Writing for the Fourth District’s Div. Four, Justice William Bedsworth responded to the contention by Grant Lewis Randolph that the trial judge abused his discretion in sentencing him to seven years in prison:
“We could hardly disagree more. Finding ample justification for the trial court’s sentencing decision, we affirm the judgment.”
Bedworth recited that that after Randolph hurled his wife from the balcony, Randolph assured a neighbor:
“Don’t worry. We argue all the time.”
The jurist commented:
“But there was plenty of cause for concern. [The wife’s] contorted body lay twitching on the ground, with blood coming out of both her ears.”
The wife suffered a skull fracture and a severe brain injury, necessitating cranial surgery, followed by a month in the hospital where she received physical, occupational and speech therapy.
The couple subsequently reconciled.
Randolph was tried for attempted murder. The jury was hung on that count but did convict him of battery, with a finding of great bodily injury.
“In light of the jury’s true finding on the great bodily injury allegation, appellant was presumptively ineligible for probation. (Pen. Code, § 1203, subd. (e)(3).)…
“When, as here, a defendant is presumptively ineligible for probation, probation may not be granted except in the ‘unusual’ case where it would serve the interests of justice. (Pen. Code, § 1203, subd. (e).)…
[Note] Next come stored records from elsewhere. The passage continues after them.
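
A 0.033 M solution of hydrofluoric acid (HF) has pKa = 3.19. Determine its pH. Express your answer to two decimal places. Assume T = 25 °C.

pH = 2.37

HF ⇌ F- + H+
Ka = 10^(−3.19) = 6.46 × 10^-4
From the ICE table, Ka = x²/(0.033 − x) = 6.46 × 10^-4.
The 5% rule fails; solving x² + Ka·x − Ka·C₀ = 0 exactly:
x = [−0.000646 + √(0.000646² + 8.53e-05)]/2 = 4.31 × 10^-3 M
pH = −log(4.31 × 10^-3) = 2.37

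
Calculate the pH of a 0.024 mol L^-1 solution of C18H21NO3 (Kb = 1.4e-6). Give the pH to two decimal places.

C18H21NO3 + H2O ⇌ C18H22NO3+ + OH-
Kb = [OH-]²/(0.024 − [OH-]) = 1.4 × 10^-6
Assume [OH-] ≪ 0.024: [OH-] ≈ √(1.4 × 10^-6 × 0.024) = 1.83 × 10^-4 M
([OH-]/C₀ = 0.76% < 5%, so the approximation holds.)
pOH = 3.74, so pH = 14.00 − pOH = 10.26

pH = 10.26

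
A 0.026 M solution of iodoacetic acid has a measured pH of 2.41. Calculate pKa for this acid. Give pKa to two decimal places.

pKa = 3.16

[H+] = 10^(-2.41) = 3.89 × 10^-3 M
At equilibrium [HA] = 0.026 − 3.89 × 10^-3 = 2.21 × 10^-2 M
Ka = [H+][A-]/[HA] = (3.89 × 10^-3)² / 2.21 × 10^-2 = 6.85 × 10^-4
pKa = -log(6.85 × 10^-4) = 3.16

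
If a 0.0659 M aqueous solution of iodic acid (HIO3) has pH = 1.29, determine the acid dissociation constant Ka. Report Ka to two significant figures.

Ka = 1.8 × 10^-1

[H+] = 10^(-1.29) = 5.13 × 10^-2 M
At equilibrium [HA] = 0.0659 − 5.13 × 10^-2 = 1.46 × 10^-2 M
Ka = [H+][A-]/[HA] = (5.13 × 10^-2)² / 1.46 × 10^-2 = 1.8 × 10^-1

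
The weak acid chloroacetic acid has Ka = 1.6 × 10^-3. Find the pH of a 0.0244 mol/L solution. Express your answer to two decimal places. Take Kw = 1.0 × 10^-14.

ClCH2COOH ⇌ ClCH2COO- + H+
Ka = x²/(0.0244 − x) = 1.6 × 10^-3
Here C₀/Ka ≈ 15.2, so the small-x approximation fails. Use the quadratic:
x = (−Ka + √(Ka² + 4·Ka·C₀))/2 = 5.50 × 10^-3 M
pH = −log(5.50 × 10^-3) = 2.26

pH = 2.26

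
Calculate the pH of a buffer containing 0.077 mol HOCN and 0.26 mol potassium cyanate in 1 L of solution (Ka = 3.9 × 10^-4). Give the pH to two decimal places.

pH = 3.94

pKa = −log(3.9 × 10^-4) = 3.409
pH = pKa + log([A⁻]/[HA]) = 3.409 + log(0.26/0.077)
pH = 3.409 + (+0.528) = 3.94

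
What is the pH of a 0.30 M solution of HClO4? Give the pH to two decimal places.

pH = 0.52

HClO4 is a strong acid and dissociates completely, so [H+] = 0.30 M.
pH = -log(0.3) = 0.52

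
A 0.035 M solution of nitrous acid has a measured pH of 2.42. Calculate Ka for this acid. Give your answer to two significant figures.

[H+] = 10^(-2.42) = 3.80 × 10^-3 M
At equilibrium [HA] = 0.035 − 3.80 × 10^-3 = 3.12 × 10^-2 M
Ka = [H+][A-]/[HA] = (3.80 × 10^-3)² / 3.12 × 10^-2 = 4.6 × 10^-4

Ka = 4.6 × 10^-4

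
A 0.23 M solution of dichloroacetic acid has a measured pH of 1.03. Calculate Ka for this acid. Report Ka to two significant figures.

Ka = 6.4 × 10^-2

[H+] = 10^(-1.03) = 9.33 × 10^-2 M
At equilibrium [HA] = 0.23 − 9.33 × 10^-2 = 1.37 × 10^-1 M
Ka = [H+][A-]/[HA] = (9.33 × 10^-2)² / 1.37 × 10^-1 = 6.4 × 10^-2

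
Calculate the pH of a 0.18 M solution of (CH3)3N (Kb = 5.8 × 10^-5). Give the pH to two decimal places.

(CH3)3N + H2O ⇌ (CH3)3NH+ + OH-
Let x = [OH-] at equilibrium. Kb = x²/(0.18 − x).
Neglecting x in the denominator: x = √(5.8 × 10^-5 × 0.18) = 3.23 × 10^-3 M
Check: 1.8% ionized — well under 5%, approximation valid.
pOH = −log(3.23 × 10^-3) = 2.49; pH = 14.00 − 2.49 = 11.51

pH = 11.51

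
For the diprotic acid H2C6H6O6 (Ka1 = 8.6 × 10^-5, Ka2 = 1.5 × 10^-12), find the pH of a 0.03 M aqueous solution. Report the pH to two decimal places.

pH = 2.81

Ka1 ≫ Ka2, so treat the first dissociation as the only significant source of H+.
Ka1 = x²/(0.03 − x) = 8.6 × 10^-5
Solving the quadratic: x = (−Ka1 + √(Ka1² + 4·Ka1·C₀))/2 = 1.56 × 10^-3 M
pH = −log(1.56 × 10^-3) = 2.81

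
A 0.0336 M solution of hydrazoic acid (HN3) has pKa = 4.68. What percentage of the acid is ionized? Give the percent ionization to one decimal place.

HN3 ⇌ N3- + H+; let x = [H+] at equilibrium.
Ka = 10^(−4.68) = 2.09 × 10^-5
x ≈ √(Ka·C₀) = √(2.09 × 10^-5 × 0.0336) = 8.38 × 10^-4 M
% ionization = x/C₀ × 100% = 8.38 × 10^-4/0.0336 × 100% = 2.5%

2.5%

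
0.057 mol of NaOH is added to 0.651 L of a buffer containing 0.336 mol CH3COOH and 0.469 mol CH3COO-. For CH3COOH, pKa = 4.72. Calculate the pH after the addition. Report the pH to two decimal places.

After neutralization: n(CH3COOH) = 0.279 mol, n(CH3COO-) = 0.526 mol.
Henderson–Hasselbalch with mole ratio 0.526/0.279: pH = 4.72 + (+0.275)

pH = 5.00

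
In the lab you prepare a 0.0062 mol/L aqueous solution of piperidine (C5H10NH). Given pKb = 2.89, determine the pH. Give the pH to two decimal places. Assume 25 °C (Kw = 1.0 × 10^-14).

C5H10NH + H2O ⇌ C5H10NH2+ + OH-
Kb = 10^(−2.89) = 1.29 × 10^-3
From the ICE table, Kb = [OH-]²/(0.0062 − [OH-]) = 1.29 × 10^-3.
The 5% rule fails; solving [OH-]² + Kb·[OH-] − Kb·C₀ = 0 exactly:
[OH-] = [−0.00129 + √(0.00129² + 3.2e-05)]/2 = 2.26 × 10^-3 M
pOH = 2.65, so pH = 14.00 − pOH = 11.35

pH = 11.35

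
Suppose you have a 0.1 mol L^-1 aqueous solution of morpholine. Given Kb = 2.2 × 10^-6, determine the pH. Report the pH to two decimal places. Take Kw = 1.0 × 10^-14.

C4H8ONH + H2O ⇌ C4H8ONH2+ + OH-
Let x = [OH-] at equilibrium. Kb = x²/(0.1 − x).
Since Kb ≪ C₀, x ≈ √(Kb·C₀) = 4.69 × 10^-4 M.
pOH = −log(4.69 × 10^-4) = 3.33; pH = 14.00 − 3.33 = 10.67

pH = 10.67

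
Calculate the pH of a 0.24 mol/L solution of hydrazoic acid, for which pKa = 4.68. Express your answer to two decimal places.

HN3 ⇌ N3- + H+
Ka = 10^(−4.68) = 2.09 × 10^-5
From the ICE table, Ka = [H+]²/(0.24 − [H+]) = 2.09 × 10^-5.
Since Ka ≪ C₀, [H+] ≈ √(Ka·C₀) = 2.24 × 10^-3 M.
Check: 0.93% ionized — well under 5%, approximation valid.
pH = −log(2.24 × 10^-3) = 2.65

pH = 2.65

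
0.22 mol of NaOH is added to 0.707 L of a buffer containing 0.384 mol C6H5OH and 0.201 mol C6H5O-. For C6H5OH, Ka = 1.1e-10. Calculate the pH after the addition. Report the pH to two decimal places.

OH- converts C6H5OH to C6H5O-: C6H5OH → 0.164 mol, C6H5O- → 0.421 mol.
pKa = −log(1.1 × 10^-10) = 9.959
pH = pKa + log(n_C6H5O-/n_C6H5OH) = 9.959 + log(0.421/0.164) = 9.959 + (+0.409)

pH = 10.37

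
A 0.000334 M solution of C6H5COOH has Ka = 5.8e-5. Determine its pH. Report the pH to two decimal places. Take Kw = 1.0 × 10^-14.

pH = 3.95

C6H5COOH ⇌ C6H5COO- + H+
Let x = [H+] at equilibrium. Ka = x²/(0.000334 − x).
x is not negligible relative to C₀; solve x² + 5.8e-05·x − 1.94e-08 = 0.
x = [−5.8e-05 + √(5.8e-05² + 7.75e-08)]/2 = 1.13 × 10^-4 M
pH = −log[H+] = −log(1.13 × 10^-4) = 3.95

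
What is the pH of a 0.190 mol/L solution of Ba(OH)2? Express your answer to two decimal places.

Ba(OH)2 is a strong base (each formula unit releases 2 OH-); [OH-] = 0.38 M.
pOH = -log(0.38) = 0.42
pH = 14.00 - 0.42 = 13.58

pH = 13.58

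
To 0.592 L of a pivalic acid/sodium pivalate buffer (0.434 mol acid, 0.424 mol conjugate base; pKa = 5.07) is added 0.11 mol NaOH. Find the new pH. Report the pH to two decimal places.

pH = 5.29

After neutralization: n((CH3)3CCOOH) = 0.324 mol, n((CH3)3CCOO-) = 0.534 mol.
pH = pKa + log(n_(CH3)3CCOO-/n_(CH3)3CCOOH) = 5.07 + log(0.534/0.324) = 5.07 + (+0.217)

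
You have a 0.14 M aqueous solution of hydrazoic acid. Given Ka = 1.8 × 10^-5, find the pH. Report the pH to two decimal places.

HN3 ⇌ N3- + H+
Ka = x²/(0.14 − x) = 1.8 × 10^-5
Assume x ≪ 0.14: x ≈ √(1.8 × 10^-5 × 0.14) = 1.59 × 10^-3 M
pH = −log[H+] = −log(1.59 × 10^-3) = 2.80

pH = 2.80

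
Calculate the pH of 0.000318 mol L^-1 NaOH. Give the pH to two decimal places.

NaOH is a strong base; [OH-] = 0.000318 M.
pOH = -log(0.000318) = 3.50
pH = 14.00 - 3.50 = 10.50

pH = 10.50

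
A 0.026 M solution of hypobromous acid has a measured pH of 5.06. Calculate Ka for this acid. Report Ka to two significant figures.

[H+] = 10^(-5.06) = 8.71 × 10^-6 M
At equilibrium [HA] = 0.026 − 8.71 × 10^-6 = 2.60 × 10^-2 M
Ka = [H+][A-]/[HA] = (8.71 × 10^-6)² / 2.60 × 10^-2 = 2.9 × 10^-9

Ka = 2.9 × 10^-9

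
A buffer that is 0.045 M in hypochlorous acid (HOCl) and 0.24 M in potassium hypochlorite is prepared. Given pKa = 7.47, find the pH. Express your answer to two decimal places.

pH = 8.20

pH = pKa + log([A⁻]/[HA]) = 7.47 + log(0.24/0.045)
pH = 7.47 + (+0.727) = 8.20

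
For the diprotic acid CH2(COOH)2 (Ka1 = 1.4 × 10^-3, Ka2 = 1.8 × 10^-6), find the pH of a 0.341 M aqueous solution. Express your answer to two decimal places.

Since Ka1 ≫ Ka2, the first ionization dominates [H+].
Ka1 = x²/(0.341 − x) = 1.4 × 10^-3
Solving the quadratic: x = (−Ka1 + √(Ka1² + 4·Ka1·C₀))/2 = 2.12 × 10^-2 M
pH = −log(2.12 × 10^-2) = 1.67

pH = 1.67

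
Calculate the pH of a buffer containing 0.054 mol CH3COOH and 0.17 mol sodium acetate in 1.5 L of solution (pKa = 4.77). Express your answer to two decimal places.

pH = pKa + log([A⁻]/[HA]) = 4.77 + log(0.17/0.054)
pH = 4.77 + (+0.498) = 5.27

pH = 5.27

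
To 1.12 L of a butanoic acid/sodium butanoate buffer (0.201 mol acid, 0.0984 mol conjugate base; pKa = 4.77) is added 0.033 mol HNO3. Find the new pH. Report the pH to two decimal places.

pH = 4.22

Added H+ converts CH3(CH2)2COO- to CH3(CH2)2COOH: CH3(CH2)2COOH → 0.234 mol, CH3(CH2)2COO- → 0.0654 mol.
Henderson–Hasselbalch with mole ratio 0.0654/0.234: pH = 4.77 + (-0.554)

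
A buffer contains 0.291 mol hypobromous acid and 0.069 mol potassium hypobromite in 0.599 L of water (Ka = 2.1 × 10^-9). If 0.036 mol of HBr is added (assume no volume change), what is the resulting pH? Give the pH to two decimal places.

pH = 7.68

After neutralization: n(HOBr) = 0.327 mol, n(OBr-) = 0.033 mol.
pKa = −log(2.1 × 10^-9) = 8.678
pH = pKa + log([A⁻]/[HA]) = 8.678 + log(0.033/0.327) = 8.678 -0.996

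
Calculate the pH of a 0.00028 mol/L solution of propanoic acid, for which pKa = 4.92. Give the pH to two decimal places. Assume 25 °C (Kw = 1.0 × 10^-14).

CH3CH2COOH ⇌ CH3CH2COO- + H+
Ka = 10^(−4.92) = 1.20 × 10^-5
From the ICE table, Ka = x²/(0.00028 − x) = 1.20 × 10^-5.
Here C₀/Ka ≈ 23.3, so the small-x approximation fails. Use the quadratic:
x = (−Ka + √(Ka² + 4·Ka·C₀))/2 = 5.23 × 10^-5 M
pH = −log(5.23 × 10^-5) = 4.28

pH = 4.28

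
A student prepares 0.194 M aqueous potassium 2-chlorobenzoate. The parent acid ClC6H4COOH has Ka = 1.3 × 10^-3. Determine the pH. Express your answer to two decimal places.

ClC6H4COO- is the conjugate base of the weak acid ClC6H4COOH.
Kb = Kw/Ka = 1.0×10^-14 / 1.3 × 10^-3 = 7.69 × 10^-12
Let x = [OH-] at equilibrium. Kb = x²/(0.194 − x).
Neglecting x in the denominator: x = √(7.69 × 10^-12 × 0.194) = 1.22 × 10^-6 M
pOH = −log(1.22 × 10^-6) = 5.91; pH = 14.00 − 5.91 = 8.09

pH = 8.09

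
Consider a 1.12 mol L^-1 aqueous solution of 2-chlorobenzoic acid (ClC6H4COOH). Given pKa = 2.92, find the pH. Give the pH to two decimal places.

ClC6H4COOH ⇌ ClC6H4COO- + H+
Ka = 10^(−2.92) = 1.20 × 10^-3
Ka = [H+]²/(1.12 − [H+]) = 1.20 × 10^-3
Since Ka ≪ C₀, [H+] ≈ √(Ka·C₀) = 3.67 × 10^-2 M.
Check: 3.3% ionized — well under 5%, approximation valid.
pH = −log[H+] = −log(3.67 × 10^-2) = 1.44

pH = 1.44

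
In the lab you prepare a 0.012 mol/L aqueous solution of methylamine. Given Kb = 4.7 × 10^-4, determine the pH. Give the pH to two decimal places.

pH = 11.33

CH3NH2 + H2O ⇌ CH3NH3+ + OH-
Let x = [OH-] at equilibrium. Kb = x²/(0.012 − x).
Here C₀/Kb ≈ 25.5, so the small-x approximation fails. Use the quadratic:
x = (−Kb + √(Kb² + 4·Kb·C₀))/2 = 2.15 × 10^-3 M
pOH = 2.67, so pH = 14.00 − pOH = 11.33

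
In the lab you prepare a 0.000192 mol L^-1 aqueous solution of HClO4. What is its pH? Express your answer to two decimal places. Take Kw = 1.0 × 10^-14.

HClO4 is a strong acid and dissociates completely, so [H+] = 0.000192 M.
pH = -log(0.000192) = 3.72

pH = 3.72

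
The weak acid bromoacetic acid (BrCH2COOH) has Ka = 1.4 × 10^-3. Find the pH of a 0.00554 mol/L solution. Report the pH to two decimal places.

pH = 2.66

BrCH2COOH ⇌ BrCH2COO- + H+
Ka = [H+]²/(0.00554 − [H+]) = 1.4 × 10^-3
Here C₀/Ka ≈ 3.96, so the small-[H+] approximation fails. Use the quadratic:
[H+] = [−0.0014 + √(0.0014² + 3.1e-05)]/2 = 2.17 × 10^-3 M
pH = −log[H+] = −log(2.17 × 10^-3) = 2.66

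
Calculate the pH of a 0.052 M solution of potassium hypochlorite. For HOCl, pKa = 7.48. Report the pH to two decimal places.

pH = 10.10

OCl- is the conjugate base of the weak acid HOCl.
Ka = 10^(−7.48) = 3.31 × 10^-8
Kb = Kw/Ka = 1.0×10^-14 / 3.31 × 10^-8 = 3.02 × 10^-7
From the ICE table, Kb = [OH-]²/(0.052 − [OH-]) = 3.02 × 10^-7.
Assume [OH-] ≪ 0.052: [OH-] ≈ √(3.02 × 10^-7 × 0.052) = 1.25 × 10^-4 M
([OH-]/C₀ = 0.24% < 5%, so the approximation holds.)
pOH = 3.90, so pH = 14.00 − pOH = 10.10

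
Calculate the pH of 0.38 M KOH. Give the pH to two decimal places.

KOH is a strong base; [OH-] = 0.38 M.
pOH = -log(0.38) = 0.42
pH = 14.00 - 0.42 = 13.58

pH = 13.58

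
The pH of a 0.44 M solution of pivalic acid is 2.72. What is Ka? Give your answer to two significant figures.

Ka = 8.3 × 10^-6

[H+] = 10^(-2.72) = 1.91 × 10^-3 M
At equilibrium [HA] = 0.44 − 1.91 × 10^-3 = 4.38 × 10^-1 M
Ka = [H+][A-]/[HA] = (1.91 × 10^-3)² / 4.38 × 10^-1 = 8.3 × 10^-6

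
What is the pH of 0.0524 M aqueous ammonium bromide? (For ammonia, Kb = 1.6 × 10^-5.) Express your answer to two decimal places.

NH4+ is the conjugate acid of the weak base NH3.
Ka = Kw/Kb = 1.0×10^-14 / 1.6 × 10^-5 = 6.25 × 10^-10
Ka = [H+]²/(0.0524 − [H+]) = 6.25 × 10^-10
Assume [H+] ≪ 0.0524: [H+] ≈ √(6.25 × 10^-10 × 0.0524) = 5.72 × 10^-6 M
([H+]/C₀ = 0.011% < 5%, so the approximation holds.)
pH = −log[H+] = −log(5.72 × 10^-6) = 5.24

pH = 5.24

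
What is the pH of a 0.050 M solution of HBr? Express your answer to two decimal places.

pH = 1.30

HBr is a strong acid and dissociates completely, so [H+] = 0.050 M.
pH = -log(0.05) = 1.30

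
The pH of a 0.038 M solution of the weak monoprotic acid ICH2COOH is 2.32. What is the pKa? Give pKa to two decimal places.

[H+] = 10^(-2.32) = 4.79 × 10^-3 M
At equilibrium [HA] = 0.038 − 4.79 × 10^-3 = 3.32 × 10^-2 M
Ka = [H+][A-]/[HA] = (4.79 × 10^-3)² / 3.32 × 10^-2 = 6.91 × 10^-4
pKa = -log(6.91 × 10^-4) = 3.16

pKa = 3.16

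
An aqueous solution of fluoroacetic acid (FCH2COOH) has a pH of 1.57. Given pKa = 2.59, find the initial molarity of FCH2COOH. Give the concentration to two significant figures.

C₀ = 3.1 × 10^-1 M

[H+] = 10^(-1.57) = 2.69 × 10^-2 M = x
Ka = 10^(−2.59) = 2.57 × 10^-3
Ka = x²/(C₀ − x) ⇒ C₀ = x + x²/Ka
C₀ = 2.69 × 10^-2 + (2.69 × 10^-2)²/(2.57 × 10^-3) = 3.08 × 10^-1 M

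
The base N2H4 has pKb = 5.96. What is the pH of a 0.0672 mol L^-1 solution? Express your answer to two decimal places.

N2H4 + H2O ⇌ N2H5+ + OH-
Kb = 10^(−5.96) = 1.10 × 10^-6
Let x = [OH-] at equilibrium. Kb = x²/(0.0672 − x).
Neglecting x in the denominator: x = √(1.10 × 10^-6 × 0.0672) = 2.72 × 10^-4 M
pOH = 3.57, so pH = 14.00 − pOH = 10.43

pH = 10.43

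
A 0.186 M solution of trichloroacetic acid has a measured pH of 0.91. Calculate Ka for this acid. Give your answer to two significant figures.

Ka = 2.4 × 10^-1

[H+] = 10^(-0.91) = 1.23 × 10^-1 M
At equilibrium [HA] = 0.186 − 1.23 × 10^-1 = 6.30 × 10^-2 M
Ka = [H+][A-]/[HA] = (1.23 × 10^-1)² / 6.30 × 10^-2 = 2.4 × 10^-1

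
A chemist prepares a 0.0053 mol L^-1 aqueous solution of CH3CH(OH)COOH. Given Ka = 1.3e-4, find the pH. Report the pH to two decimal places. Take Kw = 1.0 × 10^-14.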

“On this record, it is readily apparent the trial court did not abuse its discretion in finding the presumption against probation was not overcome. Indeed, appellant concedes the facts related to the crime are not in his favor. While he questions the trial court’s finding that he would be unlikely to succeed on probation, this is one of those cases where the facts speak largely for themselves. The nature and gravity of the offense, coupled with appellant’s callous reaction to the crime, were so egregious that the trial court could reasonably find appellant remains a danger to society, despite his rehabilitative efforts and his relatively advanced age.”
Randolph was said to be “nearly 68.”
The case is People v. Randolph, G048628. The opinion was not certified for publication.